Hint: If a point divides a line in $m:n$ internally then coordinates of a point are given by $p(x)=\dfrac{m({{x}_{1}})+n({{x}_{2}})}{m+n}$ and $p(y)=\dfrac{m({{y}_{1}})+n({{y}_{2}})}{m+n}$. The equation of a parabola is given by ${{y}^{2}}=4ax$ for right-handed parabola and ${{y}^{2}}=-4ax$ left-handed parabola. In question, it is not mentioned which parabola it is, therefore, we can take the most general case i.e. right-handed parabola.

Complete step by step answer:
We have been given that PQ is a double ordinate of a parabola. Here, we have to find the locus of its point of trisection.
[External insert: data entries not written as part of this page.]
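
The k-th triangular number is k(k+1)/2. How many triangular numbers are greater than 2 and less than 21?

The n-th triangular number is n(n+1)/2.
Smallest index with value > 2: n = 2 (giving 3).
Largest index with value < 21: n = 5 (giving 15).
Indices 2 through 5: 4 terms.

4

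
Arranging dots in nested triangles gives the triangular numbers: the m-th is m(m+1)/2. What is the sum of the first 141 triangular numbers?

Σ i(i+1)/2 = (Σi² + Σi) / 2 over i = 1..141.
Σi = 10011 and Σi² = 944371.
(1·944371 + 1·10011) / 2 = 954382/2 = 477191.

477191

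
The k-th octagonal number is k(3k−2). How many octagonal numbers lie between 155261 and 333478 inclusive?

The n-th octagonal number is n(3n−2).
Smallest index with value ≥ 155261: n = 228 (giving 155496).
Largest index with value ≤ 333478: n = 333 (giving 332001).
Indices 228 through 333: 106 terms.

106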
Before proceeding with the question, we must know that the double-ordinate is the chord of a parabola which is perpendicular to the axis.
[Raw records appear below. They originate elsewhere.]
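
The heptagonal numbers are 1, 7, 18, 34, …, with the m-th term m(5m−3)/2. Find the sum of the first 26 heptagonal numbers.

Σ i(5i−3)/2 = (5Σi² − 3Σi) / 2 over i = 1..26.
Σi = 351 and Σi² = 6201.
(5·6201 − 3·351) / 2 = 29952/2 = 14976.

14976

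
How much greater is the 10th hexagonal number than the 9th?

Consecutive hexagonal numbers differ by 4n − 3: here 4·10 − 3 = 37.

37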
Let PQ be the double-ordinate of the parabola and $S(h,k)$ be the point which trisects the double ordinate PQ of the parabola. As $S(h,k)$ trisects the double ordinate PQ, it means it divides the double ordinate in the ratio $1:2$ . The figure is as below.

As we know that the general coordinates passing through the parabola is given by $(a{{t}^{2}},2at)$ and $(a{{t}^{2}},-2at)$, we know that the endpoints of the double ordinate pass through the parabola. Therefore, we can take P as $(a{{t}^{2}},2at)$ and Q as $(a{{t}^{2}},-2at)$.
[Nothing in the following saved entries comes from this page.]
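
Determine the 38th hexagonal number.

The 38th hexagonal number is n(2n−1) with n = 38.
38·(2·38 − 1) = 38·75 = 2850.

2850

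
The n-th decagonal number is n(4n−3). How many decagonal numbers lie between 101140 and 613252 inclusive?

The n-th decagonal number is n(4n−3).
Smallest index with value ≥ 101140: n = 160 (giving 101920).
Largest index with value ≤ 613252: n = 391 (giving 610351).
Indices 160 through 391: 232 terms.

232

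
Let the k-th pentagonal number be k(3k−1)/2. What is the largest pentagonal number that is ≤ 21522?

21182

Solve n(3n−1)/2 ≤ 21522 for integer n.
n = 119 gives 21182 ≤ 21522, while n = 120 gives 21540 > 21522; so the answer is 21182.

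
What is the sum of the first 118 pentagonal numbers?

828478

Σ i(3i−1)/2 = (3Σi² − Σi) / 2 over i = 1..118.
Σi = 7021 and Σi² = 554659.
(3·554659 − 1·7021) / 2 = 1656956/2 = 828478.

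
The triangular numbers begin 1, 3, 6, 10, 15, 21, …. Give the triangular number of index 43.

43·44/2 = 1892/2 = 946.

946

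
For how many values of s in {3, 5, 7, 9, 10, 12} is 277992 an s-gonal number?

1

s = 3: P(3, 745) = 277885 and P(3, 746) = 278631; 277992 is not s-gonal.
s = 5: P(5, 430) = 277135 and P(5, 431) = 278426; 277992 is not s-gonal.
s = 7: P(7, 333) = 276723 and P(7, 334) = 278389; 277992 is not s-gonal.
s = 9: P(9, 282) = 277629 and P(9, 283) = 279604; 277992 is not s-gonal.
s = 10: P(10, 264) = 277992. ✓
s = 12: P(12, 236) = 277536 and P(12, 237) = 279897; 277992 is not s-gonal.
Hits: s ∈ {10} → 1.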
Therefore, according to the section formula, $S(x)=\dfrac{m({{x}_{1}})+n({{x}_{2}})}{m+n}$ we get the $x$ and $y$ coordinates of the point of trisection of double-ordinate as follows:
$S(x)=\dfrac{1(a{{t}^{2}})+2(a{{t}^{2}})}{1+2}$
$\Rightarrow S(x)=\dfrac{3a{{t}^{2}}}{3}$
$\therefore S(x)=a{{t}^{2}}.....(i)$
$S(y)=\dfrac{1(2at)+2(-2at)}{1+2}$
$\Rightarrow S(y)=\dfrac{-2at}{3}.....(ii)$
We have $S(h,k)$ as the coordinates of the point of trisection. Therefore we can replace $S\left( x \right)$ as $h$ from equation (i), we get,
$\therefore h=a{{t}^{2}}$
$\therefore h=a{{t}^{2}}...(iii)$
After replacing $S\left( y \right)$ as $k$ equation (ii) we get,
$k=\dfrac{-2at}{3}$
$\Rightarrow t=\dfrac{-3k}{2a}$
Substitute the value of $t$ in equation (iii) we get:
$\Rightarrow h=a{{\left( \dfrac{-3k}{2a} \right)}^{2}}$
$\Rightarrow h=a\left( \dfrac{9{{k}^{2}}}{4{{a}^{2}}} \right)$
\[\Rightarrow 9{{k}^{2}}a=4{{a}^{2}}h\]
$\therefore 9{{k}^{2}}=4ah$
Replacing $h$ by $x$ and $k$ by $y$ we get:
$9{{y}^{2}}=4ax$
Hence, $9{{y}^{2}}=4ax$ is the required locus.

Note: Do not confuse double ordinate as latus rectum of the parabola, the double ordinate is any chord which is perpendicular to parabola and latus rectum is the double ordinate of the parabola which passes through the focus of the parabola. In any question, if you are asked to find the locus of the parabola, then try to assume general points on the parabola and then resolve it into $x$ and $y$. When you are not given whether the parabola is right-handed or left-handed, in that case, use the most general form i.e. ${{y}^{2}}=4ax$.